El dromedario blanco queda atrás, dejándonos una de esas sensaciones de prisa excesiva que a veces acometen al viajero que intenta abarcar demasiado. Apuntamos hacia Meknés, a sólo un par de decenas de kilómetros. Llegaremos con tiempo de hacer alguna visi ta antes de comer. Aunque lo intente, no puedo utilizar la hispanización usual del nombre de la ciudad, Mequínez, que me parece especialmente cómica y ante todo innecesariamente forzada. Meknés dice Hamdani y Meknés se queda.

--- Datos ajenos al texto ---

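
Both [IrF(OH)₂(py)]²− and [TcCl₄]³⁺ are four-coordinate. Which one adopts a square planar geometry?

For [IrF(OH)₂(py)]²−: Ligand charges: each fluoride is −1; each hydroxide is −1; pyridine is neutral. With an overall charge of −2 the iridium centre must be in the +1 oxidation state. Group 9 minus oxidation state 1 gives a d⁸ configuration. A 5d d⁸ ion has a large crystal-field splitting; square planar leaves the high-energy d_{x²−y²} orbital empty and maximises CFSE. → square planar.
For [TcCl₄]³⁺: Ligand charges: each chloride is −1. With an overall charge of +3 the technetium centre must be in the +7 oxidation state. Technetium is a group-7 element; Tc(VII) is therefore d⁰. A d⁰ ion has no crystal-field stabilisation preference between square planar and tetrahedral, so four ligands adopt the sterically favoured tetrahedral geometry. → tetrahedral.

[IrF(OH)₂(py)]²−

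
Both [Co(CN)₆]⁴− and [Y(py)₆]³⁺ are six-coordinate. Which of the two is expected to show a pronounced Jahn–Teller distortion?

[Co(CN)₆]⁴−

[Co(CN)₆]⁴−: Summing ligand charges against the −4 overall charge gives an oxidation state of +2 for cobalt. Co sits in group 9, so the d-electron count is 9 − 2 = 7. Cyanide is a strong-field ligand (high in the spectrochemical series) for a first-row metal, so the complex is low-spin. The t₂g⁶e_g¹ (low-spin) configuration has an unevenly filled e_g set; the Jahn–Teller theorem predicts a tetragonal distortion (typically axial elongation) to lift the degeneracy.
[Y(py)₆]³⁺: Pyridine is neutral; balancing the +3 overall charge requires Y(III). Yttrium is a group-3 element; Y(III) is therefore d⁰. The d⁰ configuration leaves the e_g set evenly filled (or empty) — no strong Jahn–Teller driving force.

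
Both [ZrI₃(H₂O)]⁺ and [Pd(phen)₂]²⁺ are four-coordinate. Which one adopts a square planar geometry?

[Pd(phen)₂]²⁺

For [ZrI₃(H₂O)]⁺: Each iodide is −1; water is neutral; balancing the +1 overall charge requires Zr(IV). Group 4 minus oxidation state 4 gives a d⁰ configuration. A d⁰ ion has no crystal-field stabilisation preference between square planar and tetrahedral, so four ligands adopt the sterically favoured tetrahedral geometry. → tetrahedral.
For [Pd(phen)₂]²⁺: Ligand charges: 1,10-phenanthroline is neutral. With an overall charge of +2 the palladium centre must be in the +2 oxidation state. Group 10 minus oxidation state 2 gives a d⁸ configuration. A 4d d⁸ ion has a large crystal-field splitting; square planar leaves the high-energy d_{x²−y²} orbital empty and maximises CFSE. → square planar.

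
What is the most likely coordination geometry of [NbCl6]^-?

octahedral

Summing ligand charges against the −1 overall charge gives an oxidation state of +5 for niobium.
Niobium is a group-5 element; Nb(V) is therefore d⁰.
With 6 monodentate ligands the coordination number is 6.
Six donors around a single metal centre give an octahedral coordination sphere.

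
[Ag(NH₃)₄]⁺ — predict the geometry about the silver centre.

Ligand charges: ammonia is neutral. With an overall charge of +1 the silver centre must be in the +1 oxidation state.
Ag sits in group 11, so the d-electron count is 11 − 1 = 10.
With 4 monodentate ligands the coordination number is 4.
A d¹⁰ ion has no crystal-field stabilisation preference between square planar and tetrahedral, so four ligands adopt the sterically favoured tetrahedral geometry.

tetrahedral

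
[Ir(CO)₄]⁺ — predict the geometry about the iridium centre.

Ligand charges: carbonyl is neutral. With an overall charge of +1 the iridium centre must be in the +1 oxidation state.
Iridium is a group-9 element; Ir(I) is therefore d⁸.
Coordination number: 4.
A 5d d⁸ ion has a large crystal-field splitting; square planar leaves the high-energy d_{x²−y²} orbital empty and maximises CFSE.

square planar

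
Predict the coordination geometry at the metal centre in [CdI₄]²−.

tetrahedral

Ligand charges: each iodide is −1. With an overall charge of −2 the cadmium centre must be in the +2 oxidation state.
Group 12 minus oxidation state 2 gives a d¹⁰ configuration.
With 4 monodentate ligands the coordination number is 4.
A d¹⁰ ion has no crystal-field stabilisation preference between square planar and tetrahedral, so four ligands adopt the sterically favoured tetrahedral geometry.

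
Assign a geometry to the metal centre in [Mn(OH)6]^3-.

octahedral

Summing ligand charges against the −3 overall charge gives an oxidation state of +3 for manganese.
Mn sits in group 7, so the d-electron count is 7 − 3 = 4.
Coordination number: 6.
Six donors around a single metal centre give an octahedral coordination sphere.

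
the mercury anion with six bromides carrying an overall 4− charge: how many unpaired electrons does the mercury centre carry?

Ligand charges: each bromide is −1. With an overall charge of −4 the mercury centre must be in the +2 oxidation state.
Mercury is a group-12 element; Hg(II) is therefore d¹⁰.
In an octahedral field the d¹⁰ configuration is t₂g⁶e_g⁴, giving 0 unpaired electrons.

0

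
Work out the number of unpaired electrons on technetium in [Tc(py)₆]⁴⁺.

3 unpaired electrons

Summing ligand charges against the +4 overall charge gives an oxidation state of +4 for technetium.
Technetium is a group-7 element; Tc(IV) is therefore d³.
In an octahedral field the d³ configuration is t₂g³e_g⁰ (only one arrangement possible), giving 3 unpaired electrons.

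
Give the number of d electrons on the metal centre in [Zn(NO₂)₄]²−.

Ligand charges: each nitro (N-bound nitrite) is −1. With an overall charge of −2 the zinc centre must be in the +2 oxidation state.
Zinc is a group-12 element; Zn(II) is therefore d¹⁰.

d¹⁰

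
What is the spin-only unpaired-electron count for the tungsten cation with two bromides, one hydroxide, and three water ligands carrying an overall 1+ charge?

Each bromide is −1; each hydroxide is −1; water is neutral; balancing the +1 overall charge requires W(IV).
Group 6 minus oxidation state 4 gives a d² configuration.
In an octahedral field the d² configuration is t₂g²e_g⁰ (only one arrangement possible), giving 2 unpaired electrons.

2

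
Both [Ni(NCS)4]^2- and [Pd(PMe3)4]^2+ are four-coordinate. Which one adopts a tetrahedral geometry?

[Ni(NCS)4]^2-

For [Ni(NCS)4]^2-: Ligand charges: each isothiocyanate is −1. With an overall charge of −2 the nickel centre must be in the +2 oxidation state. Group 10 minus oxidation state 2 gives a d⁸ configuration. Isothiocyanate is a weak-field ligand. With weak-field ligands the CFSE gain from square planar is small, so a 3d d⁸ ion takes the sterically preferred tetrahedral geometry. → tetrahedral.
For [Pd(PMe3)4]^2+: Trimethylphosphine is neutral; balancing the +2 overall charge requires Pd(II). Palladium is a group-10 element; Pd(II) is therefore d⁸. A 4d d⁸ ion has a large crystal-field splitting; square planar leaves the high-energy d_{x²−y²} orbital empty and maximises CFSE. → square planar.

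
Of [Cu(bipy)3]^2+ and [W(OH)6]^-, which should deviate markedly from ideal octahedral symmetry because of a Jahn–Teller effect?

[Cu(bipy)3]^2+

[Cu(bipy)3]^2+: Ligand charges: 2,2′-bipyridine is neutral. With an overall charge of +2 the copper centre must be in the +2 oxidation state. Copper is a group-11 element; Cu(II) is therefore d⁹. The t₂g⁶e_g³ configuration has an unevenly filled e_g set; the Jahn–Teller theorem predicts a tetragonal distortion (typically axial elongation) to lift the degeneracy.
[W(OH)6]^-: Summing ligand charges against the −1 overall charge gives an oxidation state of +5 for tungsten. Group 6 minus oxidation state 5 gives a d¹ configuration. The d¹ configuration leaves the e_g set evenly filled (or empty) — no strong Jahn–Teller driving force.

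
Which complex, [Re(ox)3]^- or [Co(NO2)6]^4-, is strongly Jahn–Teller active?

[Re(ox)3]^-: Ligand charges: each oxalate is −2. With an overall charge of −1 the rhenium centre must be in the +5 oxidation state. Re sits in group 7, so the d-electron count is 7 − 5 = 2. The d² configuration leaves the e_g set evenly filled (or empty) — no strong Jahn–Teller driving force.
[Co(NO2)6]^4-: Each nitro (N-bound nitrite) is −1; balancing the −4 overall charge requires Co(II). Group 9 minus oxidation state 2 gives a d⁷ configuration. Nitro (N-bound nitrite) is a strong-field ligand (high in the spectrochemical series) for a first-row metal, so the complex is low-spin. The t₂g⁶e_g¹ (low-spin) configuration has an unevenly filled e_g set; the Jahn–Teller theorem predicts a tetragonal distortion (typically axial elongation) to lift the degeneracy.

[Co(NO2)6]^4-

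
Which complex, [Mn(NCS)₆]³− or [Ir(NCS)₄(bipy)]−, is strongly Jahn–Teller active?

[Mn(NCS)₆]³−: Ligand charges: each isothiocyanate is −1. With an overall charge of −3 the manganese centre must be in the +3 oxidation state. Manganese is a group-7 element; Mn(III) is therefore d⁴. Isothiocyanate is a weak-field ligand for a first-row metal, so the complex is high-spin. The t₂g³e_g¹ (high-spin) configuration has an unevenly filled e_g set; the Jahn–Teller theorem predicts a tetragonal distortion (typically axial elongation) to lift the degeneracy.
[Ir(NCS)₄(bipy)]−: Each isothiocyanate is −1; 2,2′-bipyridine is neutral; balancing the −1 overall charge requires Ir(III). Group 9 minus oxidation state 3 gives a d⁶ configuration. A 5d ion has a large Δₒ and is invariably low-spin. The d⁶ configuration leaves the e_g set evenly filled (or empty) — no strong Jahn–Teller driving force.

[Mn(NCS)₆]³−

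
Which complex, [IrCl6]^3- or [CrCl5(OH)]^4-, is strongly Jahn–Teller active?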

Para describir la imagen que ofrece la ciudad en la distancia, vale parcialmente, aunque no resulte demasiado sugerente, el apunte que dejó Domingo Badía: "La altura en la que está situada es pequeña y su triple lienzo de murallas forma un recinto capaz de contener un ejército numeroso, además de la población. Dichas murallas tienen quince pies de elevación sobre tres de espesor con algunas aberturas de trecho en trecho. La ciudad, mirada desde lo alto del camino, presenta una hermosa perspectiva con sus torres. Está rodeada de huertas y olivares en anfiteatro". Meknés es una ciudad llana y extendida, de la que destacan las torres de sus mezquitas, el recinto de sus murallas y la vegetación que la circunda. Hay una parte nueva bastante más impersonal, que se sitúa frente a la vieja, y claramente separada de ella. El limitado tiempo que hemos reservado para Meknés nos fuerza a prescindir de esta parte más moderna.

Hamdani nos da un paseo por las calles y carreteras que siguen la larga línea de las murallas de la vieja Meknés. Es sin duda la ciudad más fortificada que hemos visto en Marruecos, y eso tiene algo que ver con la personalidad de quien fue el máximo impulsor de su desarrollo, el sultán Mulay Ismaíl, contemporáneo de Luis Xiv (con el que tuvo una cierta relación y de quien incluso quiso desposar una hija). La ciudad, originariamente llamada Meknés ez-Zeitun ("Meknés de los olivos") fue fundada muchos siglos atrás y después conquistada y reedificada por los almorávides y los almohades, pero fue Mulay Ismaíl quien realmente construyó la Meknés imperial. De ella hizo su capital a medida, alternativa y en parte premeditado contrapeso de Fez y Marrakech. Fue Mulay Ismaíl un sultán implacable y poderoso, uno de los po cos (si no el único) que llegó a ejercer su poder incluso en el indómito norte del país. La verdad es que sus súbditos tenían muy buenas razones para temerle. Aparte de dedicarse al saqueo de mármol en Volúbilis, a Mulay Ismaíl se le atribuye haber cometido con sus propias manos una cantidad fabulosa de homicidios (de 20.000 a 30.000, según las fuentes) y una invencible propensión a arrasar cualquier vestigio de quienes le habían precedido en el trono.